Torba kanun olarak komisyondan geçen bu tasarıyla birbirleriyle uzaktan yakından ilgisi olmayan konuları düzenleyen pek çok hüküm tek bir tasarı içerisinde oylanmak zorunda bırakılmakta ve buna ilave bir de temel kanun olarak görüşülmesi Meclise dayatılmaktadır.

AKP, her geçen gün daha fazla ihtiyaç duyduğu torba yasalarla Meclisi normal seyrinden uzaklaştırarak hukuk devletini ve demokrasiyi tahrip etmektedir. İyi niyetle ve gerçekten aile, yaşlı, engelli ve bakıma muhtaç insanların yaşamını düzenleyecek sosyal politikaları yaşama geçirmek niyetinde olanlara sormak gerekir: Neden engelli ve bakıma muhtaç vatandaşlarımızı ilgilendiren düzenlemelerin içerisine İhale Kanunu'yla, İnternet kullanımıyla Anadolu Ajansıyla ilgili düzenlemeleri ilave ediyorsunuz? Nedir aceleniz, nedir telaşınız? Bu telaş, korkunun ve çaresizliğin telaşı mıdır?

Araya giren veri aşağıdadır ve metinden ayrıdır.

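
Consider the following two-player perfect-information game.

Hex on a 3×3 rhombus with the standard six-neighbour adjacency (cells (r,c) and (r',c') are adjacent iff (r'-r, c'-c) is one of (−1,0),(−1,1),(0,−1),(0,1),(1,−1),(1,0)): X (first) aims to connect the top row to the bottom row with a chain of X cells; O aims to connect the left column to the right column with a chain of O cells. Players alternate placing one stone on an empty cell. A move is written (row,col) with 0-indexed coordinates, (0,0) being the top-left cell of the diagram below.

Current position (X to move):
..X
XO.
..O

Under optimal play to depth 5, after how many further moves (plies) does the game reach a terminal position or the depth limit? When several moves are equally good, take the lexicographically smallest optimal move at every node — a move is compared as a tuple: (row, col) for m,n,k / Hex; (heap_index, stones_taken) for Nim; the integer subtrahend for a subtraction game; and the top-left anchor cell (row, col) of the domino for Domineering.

ply 1, X at ..X/XO./..O | (0,0)=-1→X.X/XO./..O; (0,1)=-1→.XX/XO./..O; (1,2)=+1→..X/XOX/..O*; (2,0)=+1→..X/XO./X.O; (2,1)=+1→..X/XO./.XO
ply 2, O at ..X/XOX/..O | (0,0)=-1→O.X/XOX/..O*; (0,1)=-1→.OX/XOX/..O; (2,0)=-1→..X/XOX/O.O; (2,1)=-1→..X/XOX/.OO
ply 3, X at O.X/XOX/..O | (0,1)=+1→OXX/XOX/..O*; (2,0)=+1→O.X/XOX/X.O; (2,1)=+1→O.X/XOX/.XO
ply 4, O at OXX/XOX/..O | (2,0)=-1→OXX/XOX/O.O*; (2,1)=-1→OXX/XOX/.OO
ply 5, X at OXX/XOX/O.O | (2,1)=+1→OXX/XOX/OXO*
ply 6: OXX/XOX/OXO is terminal -1 (O); from ..X/XO./..O depth 5

PV length from [..X/XO./..O]: 5 plies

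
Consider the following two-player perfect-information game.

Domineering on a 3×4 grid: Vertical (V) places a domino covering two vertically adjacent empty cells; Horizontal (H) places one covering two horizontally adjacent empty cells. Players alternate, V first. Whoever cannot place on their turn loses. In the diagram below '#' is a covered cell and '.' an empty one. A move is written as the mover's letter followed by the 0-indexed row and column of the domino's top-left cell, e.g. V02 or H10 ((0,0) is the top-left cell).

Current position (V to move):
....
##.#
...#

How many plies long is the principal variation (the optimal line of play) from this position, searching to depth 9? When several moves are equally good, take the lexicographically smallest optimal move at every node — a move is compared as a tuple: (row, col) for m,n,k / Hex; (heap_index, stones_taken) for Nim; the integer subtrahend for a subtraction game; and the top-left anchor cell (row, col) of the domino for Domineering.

PV length from [..../##.#/...#]: 2 plies

p1 V@[..../##.#/...#]: V02[..#./####/...#]-1* V12[..../####/..##]-1
p2 H@[..#./####/...#]: H00[###./####/...#]+1* H20[..#./####/##.#]+1 H21[..#./####/.###]+1
p3 V@[###./####/...#] terminal -1; root [..../##.#/...#] d9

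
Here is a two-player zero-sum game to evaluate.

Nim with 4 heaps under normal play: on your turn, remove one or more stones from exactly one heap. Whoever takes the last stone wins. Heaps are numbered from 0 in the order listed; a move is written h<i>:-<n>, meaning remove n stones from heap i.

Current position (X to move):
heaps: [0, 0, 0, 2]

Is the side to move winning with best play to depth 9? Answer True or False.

p1 X@[(0,0,0,2)]: h3:-1[(0,0,0,1)]-1 h3:-2[(0,0,0,0)]+1*
p2 O@[(0,0,0,0)] terminal -1; root [(0,0,0,2)] d9

X winning at [(0,0,0,2)]: True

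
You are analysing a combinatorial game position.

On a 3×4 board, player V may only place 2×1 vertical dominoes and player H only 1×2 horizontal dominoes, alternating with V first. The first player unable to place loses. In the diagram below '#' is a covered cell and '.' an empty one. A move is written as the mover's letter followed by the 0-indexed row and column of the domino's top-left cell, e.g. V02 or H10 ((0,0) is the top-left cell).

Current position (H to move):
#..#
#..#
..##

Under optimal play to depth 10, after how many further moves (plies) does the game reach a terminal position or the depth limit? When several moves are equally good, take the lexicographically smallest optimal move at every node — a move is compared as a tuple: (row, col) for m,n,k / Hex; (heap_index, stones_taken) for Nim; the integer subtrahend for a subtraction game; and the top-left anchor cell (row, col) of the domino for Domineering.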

Yargı, emniyet ve ordu mensupları, yarattığınız yeni Türkiye'de görevlerini özgür bir şekilde yapamaz hâle gelmiştir. Görevlerini özgür bir şekilde yapmaya çalışanlar ise bizzat Sayın Bakanın ve Müsteşarının baskı ve tehditlerine maruz kalmaktadır.

Ayakkabı kutularında saklanan paralar, evlerdeki kasalar ve para sayma makineleriyle yeni bir ekol yarattınız. Banka genel müdürünüz milyon dolarları eve getirmiş, sanki bankanın bir kasası da genel müdürün evi olmuş.

Gezi Parkı sonrası ödül verdiğiniz emniyet teşkilatını, Ergenekon ve Balyoz davaları sonrası "Tarih yazıyor." dediğiniz yargı mensuplarını başdüşmanınız ilan ettiniz, paralel devlet yaptınız. Sonra da yürütmenin başı olarak, on bir yıllık Başbakan olarak "Yargıda ve emniyette çete türemiş." dediniz. Çete ve paralel devlet oluşurken siz neredeydiniz? Bu ülkenin Başbakanı, Adalet Bakanı, İçişleri Bakanı neredelerdi, ne yapıyorlardı? İddianız doğrultusunda varsa bir çete, çetenin oluşumuna imkân veren, kurum ve kuruluşlara yayılmasını sağlayan yine sizsiniz. Yani, Başbakan olarak görevi ihmal eden, devlet içinde paralel devlet oluşmasına izin veren de sizsiniz, sorumlusu da sizsiniz. "Çete var." diyorsunuz, "Paralel devlet var, dış komplolar var." diyorsunuz ama asla "Yolsuzluk yok." diyemiyorsunuz. On sekiz günlük Adalet Bakanınız hakkında adaleti engellemekten fezleke düzenleniyor. Adalet Bakanı, ne kendi fezlekesini ne de diğer bakanlar hakkında fezlekeleri Meclise göndermeye cesaret edemiyor. Yolsuzluk ve rüşvet soruşturmasını başlatan yargı mensuplarını görevden alıyorsunuz. Neden korkuyorsunuz? Nedir bu telaş, nedir bu güvensizlik? İçişleri Bakanınızın göreve geldiği gün "Bırakın herkes işlerini yapsın." ifadesine rağmen, Sayın Bakanın bizzat kendisi yüzlerce emniyet görevlisini görevlerinden aldı, yerlerini değiştirdi. Yani, emniyet mensuplarının işlerini yapmasını bizzat Sayın Bakan engelliyor. Neden, hangi gerekçelerle bunları yaptınız? Görevden alınanların, yerleri değiştirilenlerin suçu nedir, nedir bu insanların suçları? Paralel devlet mi, çete mi, komplo mu, yoksa dış mihraklar mı; kime hizmet ediyorlar, nedir suçları, açıklamak ve gereğini yapmak zorundasınız.

Sayın Başbakan siyasi mitinglerde ve toplantılarda halka "Paralel devlet, çete var." diye haykıracağına çete liderini ve mensuplarını tespit edip yargıya teslim etmek zorundadır. Artık mağdur olma şansınız yok, sadece mağdur yaratacak durumdasınız.

Görevden aldığınız ve yerlerini değiştirdiğiniz emniyet ve yargı mensupları hakkında "çete ve paralel devlet üyesi" iddiasıyla soruşturma başlattığınız bir tek kimse var mıdır? Bunu açıklamak zorundadır Sayın Başbakan. Aksi takdirde 17 Aralık sonrası tüm iddiaları havada kalacak, en hafif deyimiyle halkı kandırmış olacaktır.

Sayın milletvekilleri, atı alan Üsküdar'ı geçer de ahı alan sıratı geçer mi? Bu milletin ahını aldınız, almaya da devam ediyorsunuz.